7.Tag 22.08.2016 Tour de Cappuccino
Bella Italia, die Sonne lacht, ich habe die italienische Fahne auf dem Helm, quasi Liebeserklärung. Wißt ihr noch, früher? Bevor man nach Italien fuhr, ging man zum ADAC. Wegen der großen Reise. Da gab es diese Gutscheine für Benzin. Die Gutscheine für Gelato kamen vom Opa: der Vater hat ein Geld gekriegt nur für Eis. Und die ganze Familie mußte den Papa daran erinnern, den Farbfilm einzupacken. Wenn du die Leute heute fragst, wie war der Urlaub? Also super, wir sind geraftet, gedived und sind nun total powergechilled. Wir waren in, in, in, na also egal. Essen war super, das haben sie endlich drauf. Lactosefrei, vegan und keinerlei Gluten.
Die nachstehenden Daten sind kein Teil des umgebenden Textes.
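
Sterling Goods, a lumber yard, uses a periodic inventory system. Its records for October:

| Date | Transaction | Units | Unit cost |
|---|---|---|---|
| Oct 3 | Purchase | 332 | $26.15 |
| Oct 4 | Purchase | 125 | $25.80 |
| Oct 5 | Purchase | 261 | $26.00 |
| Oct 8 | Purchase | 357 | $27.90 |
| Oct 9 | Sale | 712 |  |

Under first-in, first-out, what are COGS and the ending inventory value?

Oct 9, 712 sold [FIFO — oldest first]: 332 @ $26.15 + 125 @ $25.80 + 255 @ $26.00 = $18,536.80
Ending inventory: 6 @ $26.00 + 357 @ $27.90 = $10,116.30
Check: goods available $28,653.10 = COGS $18,536.80 + ending $10,116.30

COGS = $18,536.80; ending inventory = $10,116.30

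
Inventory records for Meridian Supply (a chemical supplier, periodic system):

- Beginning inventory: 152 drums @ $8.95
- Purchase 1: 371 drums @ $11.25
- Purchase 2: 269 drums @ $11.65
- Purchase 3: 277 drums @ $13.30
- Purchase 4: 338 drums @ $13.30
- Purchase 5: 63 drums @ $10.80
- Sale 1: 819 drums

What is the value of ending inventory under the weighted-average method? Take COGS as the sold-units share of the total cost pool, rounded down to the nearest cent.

Ending inventory = $7,762.36

Sale 1, sell 819: 819/1470 × $17,527.90 → $9,765.54
Ending inventory (cost pool remaining) = $7,762.36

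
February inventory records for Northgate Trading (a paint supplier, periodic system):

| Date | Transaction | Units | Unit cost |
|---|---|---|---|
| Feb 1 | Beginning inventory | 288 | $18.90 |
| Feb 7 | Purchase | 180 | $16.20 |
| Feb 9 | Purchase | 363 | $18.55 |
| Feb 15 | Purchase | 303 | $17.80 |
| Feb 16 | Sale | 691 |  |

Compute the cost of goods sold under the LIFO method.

COGS = $12,532.05

Feb 16, 691 sold [LIFO — newest first]: 303 @ $17.80 + 363 @ $18.55 + 25 @ $16.20 = $12,532.05
Ending inventory: 288 @ $18.90 + 155 @ $16.20 = $7,954.20
Check: goods available $20,486.25 = COGS $12,532.05 + ending $7,954.20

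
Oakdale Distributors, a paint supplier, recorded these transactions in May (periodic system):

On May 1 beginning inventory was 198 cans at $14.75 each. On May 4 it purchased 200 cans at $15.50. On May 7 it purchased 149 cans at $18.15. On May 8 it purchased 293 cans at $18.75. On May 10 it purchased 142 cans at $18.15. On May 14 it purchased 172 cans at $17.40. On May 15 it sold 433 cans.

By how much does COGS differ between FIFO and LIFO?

FIFO COGS: 198 @ $14.75 + 200 @ $15.50 + 35 @ $18.15 = $6,655.75
LIFO COGS: 172 @ $17.40 + 142 @ $18.15 + 119 @ $18.75 = $7,801.35
Difference = |$6,655.75 − $7,801.35| = $1,145.60

$1,145.60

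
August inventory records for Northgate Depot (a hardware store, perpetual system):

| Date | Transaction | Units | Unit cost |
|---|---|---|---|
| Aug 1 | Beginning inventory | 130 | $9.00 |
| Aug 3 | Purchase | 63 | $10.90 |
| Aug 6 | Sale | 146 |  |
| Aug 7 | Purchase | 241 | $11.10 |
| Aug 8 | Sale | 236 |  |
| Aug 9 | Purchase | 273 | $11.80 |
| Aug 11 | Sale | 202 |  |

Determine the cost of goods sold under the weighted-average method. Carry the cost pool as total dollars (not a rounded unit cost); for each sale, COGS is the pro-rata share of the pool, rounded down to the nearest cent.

After Aug 1: 130 on hand, pool $1,170.00 (≈ $9.0000 each)
After Aug 3: 193 on hand, pool $1,856.70 (≈ $9.6202 each)
Aug 6, sell 146: 146/193 × $1,856.70 → $1,404.55
After Aug 7: 288 on hand, pool $3,127.25 (≈ $10.8585 each)
Aug 8, sell 236: 236/288 × $3,127.25 → $2,562.60
After Aug 9: 325 on hand, pool $3,786.05 (≈ $11.6494 each)
Aug 11, sell 202: 202/325 × $3,786.05 → $2,353.17
Total COGS = $1,404.55 + $2,562.60 + $2,353.17 = $6,320.32
Ending inventory (cost pool remaining) = $1,432.88

COGS = $6,320.32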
Am Lago dahingleiten ist eine der Kernkompetenzen meiner englischen Schönheit. Überall gibt es kleine Städtchen zum bummeln und Capuccino trinken und gesehen werden. Besonders das erste Städtchen nach der Grenze ist ein italienischer Traum: Cannobio. Hier ist auch noch ein Hafen vor der Flaniermeile und autofrei ist es auch. In einem kleinen Lädchen kaufe ich Obst, Käse und Brot. Ein junger Mann begleitet meinen Einkauf, wählt das Obst und wiegt es und empfiehlt den Käse. Alles kommt mir sehr preiswert vor: der Capuccino mit Croissant für 3 Euro.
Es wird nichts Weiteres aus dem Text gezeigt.